One of my clients is a freshman in college. The Thanksgiving break will be her first time back home since she left a few months ago. She mentioned that she was almost dreading going back home. On the one hand, she was looking forward to being with her family and the comfortable and familiar place she knew and grew up in; on the other hand, she felt a sense of trepidation.

We explored these confusing feelings together to determine how to make her trip home one that she enjoyed. After discussing how her transition to school was difficult, she felt that being at home would be difficult. With some deep introspection, she discovered that her new life at school represented her future, her new sense of independence, and the person she was becoming, while home represented her past and the things she left behind.

Photo by Beatriz Pérez Moya/Unsplash
Source: Photo by Beatriz Pérez Moya/Unsplash

Holding the paradoxical feelings of coming home–warmth, comfort, and familiarity–versus the difficult feelings of who you were and the past–memories and things you may have purposefully left behind–can be challenging in unexpected ways. It affects people of all ages and stages and can be somewhat surprising, especially if you haven’t been back home or with the people that feel at home in some time.

What does it mean to be “home?” It’s normal to feel uneasiness about returning to your former home after moving away to a new home. Sometimes your people may feel suddenly different than you remembered. Perhaps you have changed in ways that make home feel different.

Whatever challenges that going home poses for you, here are five ways to make your holiday homecoming the one you want to have.

  1. Anticipate some of the feelings that might arise first. You can be more conscious of who you want to be when you’re with your people. What can you do more of and less of to be that person?
  2. Accept that whatever you’re feeling is just information. Our feelings are our internal GPS and are simply there to provide information and to guide us.
  3. Challenge the stories you’re telling yourself that create your feelings. Ask yourself why else might the other person be responding or reacting in this way? What else might be true in this situation?
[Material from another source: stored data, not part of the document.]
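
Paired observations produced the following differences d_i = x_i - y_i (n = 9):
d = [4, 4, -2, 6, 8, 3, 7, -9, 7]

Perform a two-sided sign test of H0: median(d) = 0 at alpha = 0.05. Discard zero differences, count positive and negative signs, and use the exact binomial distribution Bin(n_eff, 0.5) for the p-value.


Step 1: Discard zero differences. Original n = 9; n_eff = number of nonzero differences = 9.
Nonzero differences (with sign): +4, +4, -2, +6, +8, +3, +7, -9, +7
Step 2: Count signs: positive = 7, negative = 2.
Step 3: Under H0: P(positive) = 0.5, so the number of positives S ~ Bin(9, 0.5).
Step 4: Two-sided exact p-value = sum of Bin(9,0.5) probabilities at or below the observed probability = 0.179688.
Step 5: alpha = 0.05. fail to reject H0.

n_eff = 9, pos = 7, neg = 2, p = 0.179688, fail to reject H0.


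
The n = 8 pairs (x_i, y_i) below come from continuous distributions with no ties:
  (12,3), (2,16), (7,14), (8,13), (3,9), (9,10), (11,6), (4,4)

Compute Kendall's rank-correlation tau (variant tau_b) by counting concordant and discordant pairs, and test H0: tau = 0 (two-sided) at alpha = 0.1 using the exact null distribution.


Step 1: Enumerate the 28 unordered pairs (i,j) with i<j and classify each by sign(x_j-x_i) * sign(y_j-y_i).
  (1,2):dx=-10,dy=+13->D; (1,3):dx=-5,dy=+11->D; (1,4):dx=-4,dy=+10->D; (1,5):dx=-9,dy=+6->D
  (1,6):dx=-3,dy=+7->D; (1,7):dx=-1,dy=+3->D; (1,8):dx=-8,dy=+1->D; (2,3):dx=+5,dy=-2->D
  (2,4):dx=+6,dy=-3->D; (2,5):dx=+1,dy=-7->D; (2,6):dx=+7,dy=-6->D; (2,7):dx=+9,dy=-10->D
  (2,8):dx=+2,dy=-12->D; (3,4):dx=+1,dy=-1->D; (3,5):dx=-4,dy=-5->C; (3,6):dx=+2,dy=-4->D
  (3,7):dx=+4,dy=-8->D; (3,8):dx=-3,dy=-10->C; (4,5):dx=-5,dy=-4->C; (4,6):dx=+1,dy=-3->D
  (4,7):dx=+3,dy=-7->D; (4,8):dx=-4,dy=-9->C; (5,6):dx=+6,dy=+1->C; (5,7):dx=+8,dy=-3->D
  (5,8):dx=+1,dy=-5->D; (6,7):dx=+2,dy=-4->D; (6,8):dx=-5,dy=-6->C; (7,8):dx=-7,dy=-2->C
Step 2: C = 7, D = 21, total pairs = 28.
Step 3: tau = (C - D)/(n(n-1)/2) = (7 - 21)/28 = -0.500000.
Step 4: Exact two-sided p-value (enumerate n! = 40320 permutations of y under H0): p = 0.108681.
Step 5: alpha = 0.1. fail to reject H0.

tau_b = -0.5000 (C=7, D=21), p = 0.108681, fail to reject H0.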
Lean into your feelings and explore all the reasons you might be feeling them.
  4. Be aware. Know what you want and why. Being intentional about who you want to be or what holiday season you want to experience will help you create that for yourself. What do you have control of, and what don’t you have control of? Controlling the controllables focuses your energy on things you can affect and that impact your life. What can you do and not do to stay connected to yourself and others? Strengthening your connection to yourself and your people can create more meaning during the holiday season.
  5. Set clear boundaries. Letting others know what you are willing to tolerate and not teaches others how to treat us. Healthy boundaries are also an important step in learning how to take care of ourselves, as we only know what feels ok to us and what doesn’t.

Choosing to go home for the holidays doesn’t have to be difficult. While this holiday season may not be all that you want it to be, it can be an opportunity to create more of the most important connections to you by trying these strategies to stay connected both to yourself and to others in your world.